Social class is dead. Education is the political dividing line that matters. This has been apparent since (at least) the 2016 EU referendum, although it has not been recognised by enough people who do and write about politics. The results of this week’s elections should drive the point home.
According to early analysis of polling by elections demigod Sir John Curtice, there are some parts of England where the Labour party actually made some modest gains in yesterday’s elections. In places – mostly urban – where a high proportion of the population has a university degree, Labour got a small positive swing. Meanwhile, Sir John reckons, council areas with a higher proportion of people with no qualifications saw a swing of around ten points towards the Conservatives.

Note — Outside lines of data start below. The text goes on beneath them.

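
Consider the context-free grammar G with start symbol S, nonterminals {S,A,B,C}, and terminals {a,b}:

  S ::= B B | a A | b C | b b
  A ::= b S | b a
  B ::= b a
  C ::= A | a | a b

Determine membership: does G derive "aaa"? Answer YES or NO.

Convert to CNF:
  S -> B B | T0 C | T0 T0 | T1 A
  A -> T0 S | T0 T1
  B -> T0 T1
  C -> T0 S | T0 T1 | T1 T0 | a
  T0 -> b
  T1 -> a

CYK fill:
  [0..0]={C,T1}  "a"  orig:{C}
  [1..1]={C,T1}  "a"  orig:{C}
  [2..2]={C,T1}  "a"  orig:{C}
  [0..1]=∅  "aa"
  [1..2]=∅  "aa"
  [0..2]=∅  "aaa"

S ∉ T[0,2] ⇒ NO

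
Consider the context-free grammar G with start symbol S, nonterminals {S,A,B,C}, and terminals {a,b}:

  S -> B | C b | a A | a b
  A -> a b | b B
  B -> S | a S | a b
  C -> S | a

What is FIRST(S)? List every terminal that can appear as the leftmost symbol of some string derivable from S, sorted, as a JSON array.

FIRST iteration:
pass 1:
  A via A→a b: +{a}
  A via A→b B: +{b}
  B via B→a S: +{a}
  C via C→a: +{a}
  S via S→B: +{a}
  FIRST[S]={a}  FIRST[A]={a,b}  FIRST[B]={a}  FIRST[C]={a}
pass 2: — fixpoint
  FIRST[S]={a}  FIRST[A]={a,b}  FIRST[B]={a}  FIRST[C]={a}

FIRST(S) = ["a"]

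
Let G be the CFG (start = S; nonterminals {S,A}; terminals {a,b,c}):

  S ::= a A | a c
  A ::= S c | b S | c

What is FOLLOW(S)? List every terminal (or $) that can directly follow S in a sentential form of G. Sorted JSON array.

Compute FIRST by fixpoint:
round 1:
  A via A→b S: +{b}
  A via A→c: +{c}
  S via S→a A: +{a}
  FIRST(S)={a}  FIRST(A)={b,c}
round 2:
  A via A→S c: +{a}
  FIRST(S)={a}  FIRST(A)={a,b,c}
round 3: — fixpoint
  FIRST(S)={a}  FIRST(A)={a,b,c}

Compute FOLLOW by fixpoint:
initialize: $ ∈ FOLLOW(S)
iter 1:
  A→S c: FOLLOW(S) ⊇ FIRST(c) = {c}; new: +{c}
  S→a A: FOLLOW(A) ⊇ FOLLOW(S) ⊇ {$,c}; new: +{$,c}
  S: {$,c}  A: {$,c}
iter 2: — fixpoint
  S: {$,c}  A: {$,c}

FOLLOW(S) = ["$", "c"]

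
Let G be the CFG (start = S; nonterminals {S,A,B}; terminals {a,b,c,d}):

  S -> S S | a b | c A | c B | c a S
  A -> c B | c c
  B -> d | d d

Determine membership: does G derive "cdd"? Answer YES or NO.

Convert to CNF:
  S -> S S | T0 A | T0 B | T0 X4 | T2 T3
  A -> T0 B | T0 T0
  B -> T1 T1 | d
  T0 -> c
  T1 -> d
  T2 -> a
  T3 -> b
  X4 -> T2 S

CYK fill:
  T[0,0] 'c' = {T0}  orig:{}
  T[1,1] 'd' = {B,T1}  orig:{B}
  T[2,2] 'd' = {B,T1}  orig:{B}
  T[0,1] 'cd' = {A,S}
  T[1,2] 'dd' = {B}
  T[0,2] 'cdd' = {A,S}

S ∈ T[0,2] ⇒ YES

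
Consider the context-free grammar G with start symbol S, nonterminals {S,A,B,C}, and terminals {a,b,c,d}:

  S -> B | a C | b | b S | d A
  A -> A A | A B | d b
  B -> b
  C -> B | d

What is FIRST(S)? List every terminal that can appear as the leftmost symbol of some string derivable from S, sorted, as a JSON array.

FIRST sets, iterate to fixpoint:
pass 1:
  A via A→d b: +{d}
  B via B→b: +{b}
  C via C→B: +{b}
  C via C→d: +{d}
  S via S→B: +{b}
  S via S→a C: +{a}
  S via S→d A: +{d}
  FIRST(S)={a,b,d}  FIRST(A)={d}  FIRST(B)={b}  FIRST(C)={b,d}
pass 2: done
  FIRST(S)={a,b,d}  FIRST(A)={d}  FIRST(B)={b}  FIRST(C)={b,d}

FIRST(S) = ["a", "b", "d"]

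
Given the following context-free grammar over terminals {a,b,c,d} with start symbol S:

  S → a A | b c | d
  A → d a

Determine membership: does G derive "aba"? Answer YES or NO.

Convert to CNF:
  S -> T1 A | T2 T3 | d
  A -> T0 T1
  T0 -> d
  T1 -> a
  T2 -> b
  T3 -> c

Fill CYK table bottom-up:
  cell(0,0) a: {T1}  orig:{}
  cell(1,1) b: {T2}  orig:{}
  cell(2,2) a: {T1}  orig:{}
  cell(0,1) ab: ∅
  cell(1,2) ba: ∅
  cell(0,2) aba: ∅

S ∉ T[0,2] ⇒ NO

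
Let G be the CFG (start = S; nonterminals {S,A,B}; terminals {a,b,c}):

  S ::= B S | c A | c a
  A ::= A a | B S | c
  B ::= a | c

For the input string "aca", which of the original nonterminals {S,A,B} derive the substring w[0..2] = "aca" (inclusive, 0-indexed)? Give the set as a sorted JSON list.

Convert to CNF:
  S -> B S | T1 A | T1 T0
  A -> A T0 | B S | c
  B -> a | c
  T0 -> a
  T1 -> c

CYK fill — only the sub-triangle for w[0..2]:
  [0..0]={B,T0}  "a"  orig:{B}
  [1..1]={A,B,T1}  "c"  orig:{A,B}
  [2..2]={B,T0}  "a"  orig:{B}
  [0..1]=∅  "ac"
  [1..2]={A,S}  "ca"
  [0..2]={A,S}  "aca"

Original NTs in T[0,2] deriving "aca": ["A", "S"]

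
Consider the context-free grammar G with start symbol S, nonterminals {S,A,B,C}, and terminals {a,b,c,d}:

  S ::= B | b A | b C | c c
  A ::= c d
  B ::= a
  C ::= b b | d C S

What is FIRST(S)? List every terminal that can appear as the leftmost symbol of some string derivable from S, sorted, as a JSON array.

FIRST sets, iterate to fixpoint:
pass 1:
  A via A→c d: +{c}
  B via B→a: +{a}
  C via C→b b: +{b}
  C via C→d C S: +{d}
  S via S→B: +{a}
  S via S→b A: +{b}
  S via S→c c: +{c}
  FIRST[S]={a,b,c}  FIRST[A]={c}  FIRST[B]={a}  FIRST[C]={b,d}
pass 2: — fixpoint
  FIRST[S]={a,b,c}  FIRST[A]={c}  FIRST[B]={a}  FIRST[C]={b,d}

FIRST(S) = ["a", "b", "c"]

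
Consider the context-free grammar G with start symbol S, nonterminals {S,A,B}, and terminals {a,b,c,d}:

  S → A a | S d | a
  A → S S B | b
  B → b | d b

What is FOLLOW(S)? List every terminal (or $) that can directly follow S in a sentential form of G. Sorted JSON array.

FIRST iteration:
pass 1:
  A via A→b: +{b}
  B via B→b: +{b}
  B via B→d b: +{d}
  S via S→A a: +{b}
  S via S→a: +{a}
  S: {a,b}  A: {b}  B: {b,d}
pass 2:
  A via A→S S B: +{a}
  S: {a,b}  A: {a,b}  B: {b,d}
pass 3: — fixpoint
  S: {a,b}  A: {a,b}  B: {b,d}

FOLLOW sets:
initialize: $ ∈ FOLLOW(S)
[1]
  A→S S B: FOLLOW(S) ⊇ FIRST(S) = {a,b}; new: +{a,b}
  A→S S B: FOLLOW(S) ⊇ FIRST(B) = {b,d}; new: +{d}
  S→A a: FOLLOW(A) ⊇ FIRST(a) = {a}; new: +{a}
  FOLLOW(S)={$,a,b,d}  FOLLOW(A)={a}  FOLLOW(B)={}
[2]
  A→S S B: FOLLOW(B) ⊇ FOLLOW(A) ⊇ {a}; new: +{a}
  FOLLOW(S)={$,a,b,d}  FOLLOW(A)={a}  FOLLOW(B)={a}
[3] (no change)
  FOLLOW(S)={$,a,b,d}  FOLLOW(A)={a}  FOLLOW(B)={a}

FOLLOW(S) = ["$", "a", "b", "d"]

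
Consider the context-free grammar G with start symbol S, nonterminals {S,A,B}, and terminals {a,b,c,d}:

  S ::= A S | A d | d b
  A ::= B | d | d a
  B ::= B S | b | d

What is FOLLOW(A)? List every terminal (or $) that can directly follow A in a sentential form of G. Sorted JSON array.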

If that analysis is borne out in the final results – and I am sure it will be – then this election will be another step towards a future where the Conservatives are the party of non-graduates and Labour champions graduates. In other words, a political system that has more and more in common with the United States, where Republicans increasingly win votes from non-college voters, and Democrats from graduates. To be clear, I’m not at all sure this is a good thing. Education as a dividing line has any number of adverse consequences for a society. My point here it not to welcome that trend, just to observe it – and hope that others do to. It needs more attention.
Hartlepool looks like a good illustration of the point. As my SMF colleagues have pointed out, Hartlepool is the apprenticeship capital of England: more school-leavers there go on to higher technical qualifications than anywhere else.